The only paper that used longitudinal data to examine the links between the loss of Medicaid and welfare exits is Moffitt and Wolfe (1989). They used a sophisticated model with individual data drawn from the Survey of Income and Program Participation (SIPP) to examine the impacts of Medicaid. They found very strong effects of private insurance (or the lack thereof) on AFDC participation. They estimated that AFDC caseloads would drop by 10 percent if all working female heads of households were guaranteed private insurance. And if all working female household heads were given coverage equivalent to that of Medicaid, the caseload was projected to drop by 16 percent. They also found that families with higher expected Medicaid benefits (presumably because of greater medical need) are more likely to participate in AFDC. The incentive effects of Medicaid appear to operate chiefly with people expecting very high medical costs.
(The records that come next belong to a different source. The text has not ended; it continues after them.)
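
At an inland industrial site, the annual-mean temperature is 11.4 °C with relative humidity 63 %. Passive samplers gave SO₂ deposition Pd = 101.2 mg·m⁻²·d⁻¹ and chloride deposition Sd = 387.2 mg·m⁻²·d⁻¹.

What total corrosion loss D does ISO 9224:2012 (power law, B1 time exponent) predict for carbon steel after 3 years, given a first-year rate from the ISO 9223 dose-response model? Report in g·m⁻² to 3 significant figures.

carbon steel: f(T) = -0.054·(T−10) [T>10 °C] = -0.0756
  Pd branch = 1.77·Pd^0.52·e^(0.02·RH+f) = 63.83 μm/a
  Sd branch = 0.102·Sd^0.62·e^(0.033·RH+0.04·T) = 51.77 μm/a
  r_corr = 63.83 + 51.77 = 115.6 μm/a
Power-law: D(3) = r_corr · 3^0.523
  D(3) = 115.6 × 3^0.523 = 115.6 × 1.776 = 205.3 μm
  Mass loss = 205.3 μm × 7.85 g/cm³ = 1612 g·m⁻²

D(3) = 1.61e+03 g·m⁻²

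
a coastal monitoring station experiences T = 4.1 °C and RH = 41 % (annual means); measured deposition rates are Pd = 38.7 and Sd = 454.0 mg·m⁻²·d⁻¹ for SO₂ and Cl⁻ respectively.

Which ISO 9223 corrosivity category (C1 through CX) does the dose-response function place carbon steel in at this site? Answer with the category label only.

C3

carbon steel: f(T) = +0.150·(T−10) [T≤10 °C] = -0.8850
  sulphur-dioxide contribution → 11.1 μm/a
  chloride contribution → 20.64 μm/a
  ⇒ r_corr(carbon steel) = 31.75 μm/a
Category bounds: 25…50 μm/a bracket r_corr ⇒ C3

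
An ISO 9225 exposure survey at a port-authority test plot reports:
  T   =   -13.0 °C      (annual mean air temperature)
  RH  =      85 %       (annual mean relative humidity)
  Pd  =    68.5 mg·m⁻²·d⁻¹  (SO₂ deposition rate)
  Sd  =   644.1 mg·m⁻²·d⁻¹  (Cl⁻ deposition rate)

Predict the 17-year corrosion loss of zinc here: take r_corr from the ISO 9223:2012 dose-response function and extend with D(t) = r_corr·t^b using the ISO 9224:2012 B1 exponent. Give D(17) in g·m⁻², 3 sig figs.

D(17) = 156 g·m⁻²

zinc: f(T) = +0.038·(T−10) [T≤10 °C] = -0.8740
  sulphur-dioxide contribution → 1.725 μm/a
  chloride contribution → 0.4566 μm/a
  ⇒ r_corr(zinc) = 2.182 μm/a
ISO 9224: D(t) = r_corr · t^b with b = 0.813 (zinc, B1)
  D(17) = 2.182 × 17^0.813 = 2.182 × 10.01 = 21.84 μm
  Mass loss = 21.84 μm × 7.14 g/cm³ = 155.9 g·m⁻²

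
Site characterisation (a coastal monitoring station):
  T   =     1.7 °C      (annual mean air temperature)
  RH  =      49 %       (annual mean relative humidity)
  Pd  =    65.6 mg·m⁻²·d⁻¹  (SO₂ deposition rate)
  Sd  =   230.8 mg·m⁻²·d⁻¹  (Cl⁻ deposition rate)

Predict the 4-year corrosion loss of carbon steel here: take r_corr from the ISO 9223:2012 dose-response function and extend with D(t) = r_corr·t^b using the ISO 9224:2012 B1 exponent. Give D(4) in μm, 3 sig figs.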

In contrast to previous efforts, this article, drawn from a larger report Medicaid Mysteries: Medicaid and Welfare Dynamics (Ellwood et al., 1990), examines Medicaid dynamics and behavioral impacts using actual program data from Medicaid in two States, California and Georgia. We begin with a brief review of Medicaid eligibility provisions and consider whether or not welfare recipients can be expected to understand the transitional provisions. Next we discuss our unique data set. We then explore two main questions: First, what happens to Medicaid coverage once people leave cash assistance, and, in particular, how many people get some type of transitional or ongoing Medicaid-only coverage? Second, are families with high expected future medical costs less likely to leave cash assistance, and if so, is lack of medical coverage the reason such families are hesitant to leave?